The nearest soldier stands resolutely against the sidewalls of the landing, watching the child disparagingly. Bastard. All of them heartless.

“They’re as likely to throw him over the Wall as they are to return him to his parents.”

My pace slows from the extra weight, yet I force myself onward. Through will, sheer spite, pure hatred. The boy’s sopping cries calm as I huff out a melody my mother once sang.

“Sing of the child, both restless and wild, sing of a land without fear.”

He must recognize the tune even through my tired wheezing. After another landing, he stops sobbing, slumping against my neck as he drifts to sleep.

“Shade, you are not. The immortals are lost. Even walls can fall with each year.”

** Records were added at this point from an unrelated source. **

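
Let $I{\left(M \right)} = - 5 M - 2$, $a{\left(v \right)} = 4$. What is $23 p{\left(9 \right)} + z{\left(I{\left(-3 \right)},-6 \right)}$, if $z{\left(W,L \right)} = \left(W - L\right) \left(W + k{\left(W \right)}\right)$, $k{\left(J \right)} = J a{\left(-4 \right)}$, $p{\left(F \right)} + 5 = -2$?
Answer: $1074$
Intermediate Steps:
$p{\left(F \right)} = -7$ ($p{\left(F \right)} = -5 - 2 = -7$)
$k{\left(J \right)} = 4 J$ ($k{\left(J \right)} = J 4 = 4 J$)
$I{\left(M \right)} = -2 - 5 M$
$z{\left(W,L \right)} = 5 W \left(W - L\right)$ ($z{\left(W,L \right)} = \left(W - L\right) \left(W + 4 W\right) = \left(W - L\right) 5 W = 5 W \left(W - L\right)$)
$23 p{\left(9 \right)} + z{\left(I{\left(-3 \right)},-6 \right)} = 23 \left(-7\right) + 5 \left(-2 - -15\right) \left(\left(-2 - -15\right) - -6\right) = -161 + 5 \left(-2 + 15\right) \left(\left(-2 + 15\right) + 6\right) = -161 + 5 \cdot 13 \left(13 + 6\right) = -161 + 5 \cdot 13 \cdot 19 = -161 + 1235 = 1074$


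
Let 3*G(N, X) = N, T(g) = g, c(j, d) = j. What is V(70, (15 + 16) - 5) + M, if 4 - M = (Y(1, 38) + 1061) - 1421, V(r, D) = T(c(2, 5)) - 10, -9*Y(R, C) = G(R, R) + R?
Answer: 9616/27 ≈ 356.15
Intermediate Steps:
G(N, X) = N/3
Y(R, C) = -4*R/27 (Y(R, C) = -(R/3 + R)/9 = -4*R/27)
V(r, D) = -8 (V(r, D) = 2 - 10 = -8)
M = 9832/27 (M = 4 - ((-4/27*1 + 1061) - 1421) = 4 - ((-4/27 + 1061) - 1421) = 4 - (28643/27 - 1421) = 4 - 1*(-9724/27) = 4 + 9724/27 = 9832/27 ≈ 364.15)
V(70, (15 + 16) - 5) + M = -8 + 9832/27 = 9616/27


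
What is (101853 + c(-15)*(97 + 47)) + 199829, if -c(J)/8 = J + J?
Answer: 336242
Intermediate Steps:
c(J) = -16*J (c(J) = -8*(J + J) = -16*J)
(101853 + c(-15)*(97 + 47)) + 199829 = (101853 + (-16*(-15))*(97 + 47)) + 199829 = (101853 + 240*144) + 199829 = (101853 + 34560) + 199829 = 136413 + 199829 = 336242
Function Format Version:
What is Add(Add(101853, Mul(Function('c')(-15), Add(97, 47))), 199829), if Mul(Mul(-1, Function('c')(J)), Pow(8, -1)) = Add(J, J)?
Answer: 336242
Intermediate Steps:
Function('c')(J) = Mul(-16, J) (Function('c')(J) = Mul(-8, Add(J, J)) = Mul(-8, Mul(2, J)) = Mul(-16, J))
Add(Add(101853, Mul(Function('c')(-15), Add(97, 47))), 199829) = Add(Add(101853, Mul(Mul(-16, -15), Add(97, 47))), 199829) = Add(Add(101853, Mul(240, 144)), 199829) = Add(Add(101853, 34560), 199829) = Add(136413, 199829) = 336242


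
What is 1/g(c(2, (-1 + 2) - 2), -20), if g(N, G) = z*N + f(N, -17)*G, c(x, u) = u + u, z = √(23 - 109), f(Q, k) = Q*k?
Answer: I/(2*(√86 - 340*I)) ≈ -0.0014695 + 4.0081e-5*I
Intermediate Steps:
z = I*√86 (z = √(-86) = I*√86 ≈ 9.2736*I)
c(x, u) = 2*u
g(N, G) = -17*G*N + I*N*√86 (g(N, G) = (I*√86)*N + (N*(-17))*G = I*N*√86 + (-17*N)*G = I*N*√86 - 17*G*N = -17*G*N + I*N*√86)
1/g(c(2, (-1 + 2) - 2), -20) = 1/((2*((-1 + 2) - 2))*(-17*(-20) + I*√86)) = 1/((2*(1 - 2))*(340 + I*√86)) = 1/((2*(-1))*(340 + I*√86)) = 1/(-2*(340 + I*√86)) = 1/(-680 - 2*I*√86)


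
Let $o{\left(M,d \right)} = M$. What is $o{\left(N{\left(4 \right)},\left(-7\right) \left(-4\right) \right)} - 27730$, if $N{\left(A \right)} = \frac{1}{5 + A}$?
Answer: $- \frac{249569}{9} \approx -27730.0$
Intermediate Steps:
$o{\left(N{\left(4 \right)},\left(-7\right) \left(-4\right) \right)} - 27730 = \frac{1}{5 + 4} - 27730 = \frac{1}{9} - 27730 = - \frac{249569}{9}$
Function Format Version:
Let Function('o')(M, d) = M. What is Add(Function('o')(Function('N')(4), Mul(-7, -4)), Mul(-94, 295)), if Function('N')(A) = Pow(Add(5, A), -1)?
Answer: Rational(-249569, 9) ≈ -27730.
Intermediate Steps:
Add(Function('o')(Function('N')(4), Mul(-7, -4)), Mul(-94, 295)) = Add(Pow(Add(5, 4), -1), Mul(-94, 295)) = Add(Pow(9, -1), -27730) = Add(Rational(1, 9), -27730) = Rational(-249569, 9)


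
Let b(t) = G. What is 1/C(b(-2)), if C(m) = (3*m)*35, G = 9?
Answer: 1/945 ≈ 0.0010582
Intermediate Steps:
b(t) = 9
C(m) = 105*m
1/C(b(-2)) = 1/(105*9) = 1/945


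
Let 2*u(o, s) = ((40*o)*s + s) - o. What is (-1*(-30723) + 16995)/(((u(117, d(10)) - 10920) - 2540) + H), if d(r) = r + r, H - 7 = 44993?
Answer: 95436/156583 ≈ 0.60949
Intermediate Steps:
H = 45000 (H = 7 + 44993 = 45000)
d(r) = 2*r
u(o, s) = s/2 - o/2 + 20*o*s (u(o, s) = (((40*o)*s + s) - o)/2 = ((40*o*s + s) - o)/2 = ((s + 40*o*s) - o)/2 = (s - o + 40*o*s)/2 = s/2 - o/2 + 20*o*s)
(-1*(-30723) + 16995)/(((u(117, d(10)) - 10920) - 2540) + H) = (-1*(-30723) + 16995)/(((((2*10)/2 - ½*117 + 20*117*(2*10)) - 10920) - 2540) + 45000) = (30723 + 16995)/(((((½)*20 - 117/2 + 20*117*20) - 10920) - 2540) + 45000) = 47718/((((10 - 117/2 + 46800) - 10920) - 2540) + 45000) = 47718/(((93503/2 - 10920) - 2540) + 45000) = 47718/((71663/2 - 2540) + 45000) = 47718/(66583/2 + 45000) = 47718/(156583/2) = 47718*(2/156583) = 95436/156583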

The irony is not lost on me. These steps are sturdy, unnaturally perfect. So long as the seraphs, druids, and elves continue living, this Wall is going nowhere.

All at once, we turn a corner unlike the others, the top of the Wall.

This could be my first look at the Immortal Realms. My heart thrums. But the stairs end, and we’re on an open terrace, a green lawn stretching to an unclimbable section of cliffs, and a tunnel leads into the heart of the mountain, lit by torches, the Wall stretching off into the darkness on either side.

A large, sprawling willow tree, the mightiest I’ve seen, spirals above the tunnel on a little outcrop, fireflies floating between the branches, like fallen stars trapped in its limbs.